40. Temaram Penuh Kehangatan

26.1K 3.4K 1.7K
                                    

[Episode 40—Temaram Penuh Kehangatan]

"Semiskin apapun harta, seburuk apapun rupa, jika kita dapat berlaku memanusiakan segala jenis manusia, maka tidak akan ada siapapun yang bisa menyakiti diri kita. Tidak ada."7 WISHES.

***


Seorang wanita setengah baya baru saja memasuki salah satu kamar pasien nomor 112 dengan membawa nampan berisi bubur.

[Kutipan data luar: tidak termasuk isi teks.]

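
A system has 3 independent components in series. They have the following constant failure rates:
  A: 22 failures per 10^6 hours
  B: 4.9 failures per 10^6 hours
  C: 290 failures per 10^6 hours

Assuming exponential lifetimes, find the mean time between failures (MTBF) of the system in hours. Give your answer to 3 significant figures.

3160

Series of exponential components: λ_sys = Σ λ_i
λ_sys = 0.000022 + 0.0000049 + 0.00029 = 3.1690e-04 /h
MTBF = 1 / λ_sys = 3160 h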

Aza meletakkan nampan tersebut di atas nakas lantas menepuk pelan punggung lunglai Riki.

“Makan dulu yuk, Nak,” ajaknya.

Riki yang tengah sibuk memainkan ponsel baru merek apel setengah gigitan pemberian Daniel dua hari yang lalu pun langsung menghentikan aktivitasnya.

“Lagi ngapain sih? Kok kayaknya seru banget,” omong Aza menimbrung.

Riki hanya menyengir onta. “Lagi ngedongdot yutup Tan hehehe. Buat nonton animek.”

***

Sepanjang malam, Hasbi menunggu kembalinya Chandra yang entah menghilang ke mana. Mungkin saja pria berjas dokter itu pergi ke ruangan pribadinya untuk beristirahat, pikir Hasbi. Pekerjaan Chandra tak sedikit, jadi wajar saja kalau dia merasa kelelahan.

Hasbi menutup mulut cepat kala ia tiba-tiba menguap pelan, pertanda bahwa rasa kantuk sudah menyerang. Meski begitu, lelaki yang kini sedang berbaring di atas brangkar itu tak mau sedikitpun menutup kedua mata. Pikirannya berkelana entah kemana.

“Kangen Mama,” risiknya penuh tatapan kosong ke depan.

Senyap, sunyi, dan sepi. Suasana tengah malam di rumah sakit kian menambah perasaan mencekam bak baru saja memasuki dunia horor yang sering orang lihat di film-film. Tak ada siapapun di dalam ruangan ini selain Hasbi bersama alat-alat medis yang entah apa namanya. Hasbi tidak tahu, semua ini tampak asing baginya.

Terhanyut dalam lamunan keheningan, Hasbi begitu menghayati setiap detik per detik suara detak jarum jam berbunyi. Hingga sosok perempuan berambut panjang tiba-tiba muncul entah dari mana awal keberadaannya. Rambutnya hitam nan indah, panjang sekali sampai menyentuh lantai.

“MAMA!” seru Hasbi kaget kegirangan, berteriak tampak terkesima luar biasa. Nyaris saja tubuh pemuda itu terjatuh ke lantai karena saking shock-nya.

Nenek moyang zaman dulu pernah berkata, jika seseorang sedang jatuh sakit atau dalam kondisi tidak sadar, terkadang penglihatannya bisa saja melihat apa yang orang sehat tak bisa lihat. Termasuk dapat melihat mereka yang telah tiada.

Perempuan anggun mengenakan gaun putih berukuran besar hingga menutupi seluruh kakinya tersenyum seraya berjalan maju perlahan, mendekati sang anak yang telah ia tinggalkan beberapa tahun lalu.

“Ma, mau peluk.” Bibir Hasbi bergetar mengucap ragu satu permintaan. Pipi tirusnya sembab diselimuti air mata, tak kuasa menahan rindu cukup lama yang sudah menggebu dalam ingatan abu-abu.

“Hebat ya, anak mama,” tuturnya lemah lembut. Perempuan cantik itu hanya tersenyum begitu teduh tanpa menuruti permintaan sang anak.

Tangis Hasbi pecah. Dada cowok itu sesak bak dihimpit dua bebatuan besar. Hasbi jelas kesulitan bernapas, kerinduan ini sungguh menyiksa batinnya.

“Badan Hasbi bau, ya, makanya Mama nggak mau peluk,” monolognya terkekeh getir. Kedua tangan Hasbi menurun dari posisi semula membentang luas bersiap menyambut pelukan. Sayangnya, sang mama sama sekali enggan untuk memeluknya. Seolah ada dinding pembatas yang membuat keduanya tak bisa saling menyentuh.